Thanks to homeschooling, working odd hours, life admin, interruptions, illness, and other factors, employees overall feel their life-work balance is much improved since the pandemic started. The ability to start work earlier or later, to take time off to deal with family or other life admin, whilst continuing to deliver is a huge benefit for most. 

However, it is important to note that not everyone has experienced working from home, and the pandemic in the same way.
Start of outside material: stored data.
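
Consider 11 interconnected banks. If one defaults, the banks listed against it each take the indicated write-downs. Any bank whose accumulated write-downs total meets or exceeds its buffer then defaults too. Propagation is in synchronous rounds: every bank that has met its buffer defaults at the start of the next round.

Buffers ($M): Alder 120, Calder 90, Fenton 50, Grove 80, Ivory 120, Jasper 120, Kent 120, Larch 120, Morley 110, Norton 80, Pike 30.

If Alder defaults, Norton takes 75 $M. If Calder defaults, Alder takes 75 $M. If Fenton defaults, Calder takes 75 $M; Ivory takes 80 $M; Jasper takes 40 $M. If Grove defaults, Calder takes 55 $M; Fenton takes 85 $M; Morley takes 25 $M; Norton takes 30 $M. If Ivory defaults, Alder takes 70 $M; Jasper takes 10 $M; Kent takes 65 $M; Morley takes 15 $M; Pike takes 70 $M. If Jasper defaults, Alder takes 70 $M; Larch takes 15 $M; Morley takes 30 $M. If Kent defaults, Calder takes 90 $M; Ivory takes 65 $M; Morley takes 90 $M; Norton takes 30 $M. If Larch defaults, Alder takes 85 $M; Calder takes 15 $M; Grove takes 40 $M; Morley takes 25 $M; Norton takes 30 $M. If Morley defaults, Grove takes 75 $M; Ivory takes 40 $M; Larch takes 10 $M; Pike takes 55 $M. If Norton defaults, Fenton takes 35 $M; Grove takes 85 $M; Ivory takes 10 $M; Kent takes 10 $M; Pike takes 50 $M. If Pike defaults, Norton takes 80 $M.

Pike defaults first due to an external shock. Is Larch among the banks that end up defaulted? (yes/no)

no

Round 1 — Pike defaults (initial).
  Norton: +80 → 80 ≥ 80
Round 2 — Norton defaults.
  Fenton: +35 → 35 < 50
  Grove: +85 → 85 ≥ 80
  Ivory: +10 → 10 < 120
  Kent: +10 → 10 < 120
Round 3 — Grove defaults.
  Calder: +55 → 55 < 90
  Fenton: +85 → 120 ≥ 50
  Morley: +25 → 25 < 110
Round 4 — Fenton defaults.
  Calder: +75 → 130 ≥ 90
  Ivory: +80 → 90 < 120
  Jasper: +40 → 40 < 120
Round 5 — Calder defaults.
  Alder: +75 → 75 < 120
No further defaults.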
Just because people are at home, does not mean that they are all having an enriching and fulfilling conversations and experiences all day.  
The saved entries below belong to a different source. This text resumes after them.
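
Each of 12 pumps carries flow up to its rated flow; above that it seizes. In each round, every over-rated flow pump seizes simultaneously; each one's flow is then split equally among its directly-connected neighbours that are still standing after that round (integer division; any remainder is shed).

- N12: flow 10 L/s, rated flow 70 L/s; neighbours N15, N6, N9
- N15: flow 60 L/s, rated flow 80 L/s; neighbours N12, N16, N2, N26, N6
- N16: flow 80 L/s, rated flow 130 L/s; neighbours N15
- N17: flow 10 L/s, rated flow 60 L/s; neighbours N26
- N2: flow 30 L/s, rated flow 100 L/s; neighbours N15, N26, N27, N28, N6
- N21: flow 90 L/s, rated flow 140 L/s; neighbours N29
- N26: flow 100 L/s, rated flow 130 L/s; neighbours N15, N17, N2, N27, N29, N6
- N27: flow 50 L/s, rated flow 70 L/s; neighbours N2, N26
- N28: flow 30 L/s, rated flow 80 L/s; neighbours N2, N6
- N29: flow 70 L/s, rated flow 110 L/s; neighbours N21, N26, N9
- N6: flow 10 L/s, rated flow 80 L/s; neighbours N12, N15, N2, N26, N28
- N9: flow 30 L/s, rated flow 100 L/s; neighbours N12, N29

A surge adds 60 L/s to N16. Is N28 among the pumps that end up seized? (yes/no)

yes

Round 1 — N16 at 140 > 130. N16 seizes.
  N16 sheds 140 L/s to N15: 140 each.
    N15: 60+140 = 200 > 80
Round 2 — N15 seizes.
  N15 sheds 200 L/s to N12, N2, N26, N6: 50 each.
    N12: 10+50 = 60 ≤ 70
    N2: 30+50 = 80 ≤ 100
    N26: 100+50 = 150 > 130
    N6: 10+50 = 60 ≤ 80
Round 3 — N26 seizes.
  N26 sheds 150 L/s to N17, N2, N27, N29, N6: 30 each.
    N17: 10+30 = 40 ≤ 60
    N2: 80+30 = 110 > 100
    N27: 50+30 = 80 > 70
    N29: 70+30 = 100 ≤ 110
    N6: 60+30 = 90 > 80
Round 4 — N2, N27, N6 seize.
  N2 sheds 110 L/s to N28: 110 each.
    N28: 30+110 = 140 > 80
  N27 sheds 80 L/s: no online neighbours, lost.
  N6 sheds 90 L/s to N12, N28: 45 each.
    N12: 60+45 = 105 > 70
    N28: 140+45 = 185 > 80
Round 5 — N12, N28 seize.
  N12 sheds 105 L/s to N9: 105 each.
    N9: 30+105 = 135 > 100
  N28 sheds 185 L/s: no online neighbours, lost.
Round 6 — N9 seizes.
  N9 sheds 135 L/s to N29: 135 each.
    N29: 100+135 = 235 > 110
Round 7 — N29 seizes.
  N29 sheds 235 L/s to N21: 235 each.
    N21: 90+235 = 325 > 140
Round 8 — N21 seizes.
  N21 sheds 325 L/s: no online neighbours, lost.
No further seizures.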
So, although over 70% of employees would prefer to work from home full time; with some flexibility to attend the office when needed, some are itching to get back to more ‘normal’ working approaches. 
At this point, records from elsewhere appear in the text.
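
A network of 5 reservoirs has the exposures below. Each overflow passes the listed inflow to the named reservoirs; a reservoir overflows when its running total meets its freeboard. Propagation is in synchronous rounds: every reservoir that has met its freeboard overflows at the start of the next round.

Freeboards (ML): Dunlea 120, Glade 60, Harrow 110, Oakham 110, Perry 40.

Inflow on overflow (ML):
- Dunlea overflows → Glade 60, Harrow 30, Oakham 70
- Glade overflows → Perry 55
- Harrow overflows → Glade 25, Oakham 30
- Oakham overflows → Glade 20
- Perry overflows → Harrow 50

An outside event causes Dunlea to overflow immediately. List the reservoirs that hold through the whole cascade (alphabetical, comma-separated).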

Mental health and resilience

Change Curve - Mental Health and Resilience in PMO

Again, it may be that everyone in the team is on a different part of the change curve, and some are still bargaining with ourselves and our organisation before 

accepting the ‘new normal’. This comes down to the level of resilience that individuals can demonstrate, and the level of acceptance that change is the only constant. 

As project management professionals, it may be that we spend less time on the change curve. We impart change for a living, so are more likely to accept it with ease. But change is still inherently hard to ‘do’, so ensuring that we are working to improve our, and our team’s resilience will promote growth and effectiveness. 

How PMO and PPM Practitioners can prepare for 2022

Ways of Working

  1. Take some time to understand your strengths and weaknesses in the new work economy. You can use the Wellingtone series of MOT tools to sense check your PMO, your individuals, or systems for free to give you an idea of where you should focus first.
  2. Consider completing a full maturity assessment as it creates a perfect case for change that you can utilise with your key Stakeholders.
  3. Review and revise your working practices to match the needs of the organisation (your Customers) in the ‘new normal, whatever that means for you. Remember to be pragmatic, if projects managed to get delivered over the last year without 15 touchpoints of governance, then they can probably continue to do so! Also, consider the virtual working challenges and how that might change your proposed approaches.
  4. Don’t ignore or underestimate the importance of tightening up your Risk Management approach so that you are able to better deal with ambiguity and issues as they arise both as a delivery, PMO, and wider team.
  5. Re-write your PMO Service Catalogue to ensure that your Customers know what and how the PMO is adding value to the delivery teams.
  6. Revisit your PMO Roadmap to understand if the PMO has fundamentally changed over the last two years and what course corrections are needed. If you haven’t got a roadmap, consider using the Wellingtone PMO 3D Transformation service which brings together the best elements of our PMO suite to help you Define, Design, and get ready to Deliver your new PMO in a short and accessible engagement.
  7. Get to know what other PMOs are doing in the industry, consider joining networking events, communities where you can learn and share with your peers.
  8. When looking for training and education, don’t simply select the most cost-effective option, check credentials and accreditations to ensure content has been independently assessed. 

People and Teams

  1. When booking training, consider where you and your team are on the change curve! If the response is “classroom is better than virtual”, consider that we may still be in the denial phase of this (not so new) trend. 
  2. Find ways to boost individual and team resilience through the promotion of community and support.  
  3. Consider some change management education so that the team understand their position and approach to change, as well as how they can bring better change management to their day job. 
  4. Build a community of practice to develop a culture of learning that is accessible to everyone who is involved or interested in the world of project management. 

As we get ready to move into 2022 these considerations and steps can create a solid foundation for your FuturePMO with teams and individuals that are not just enabled with appropriate structure, but with the confidence to deliver value to their customers.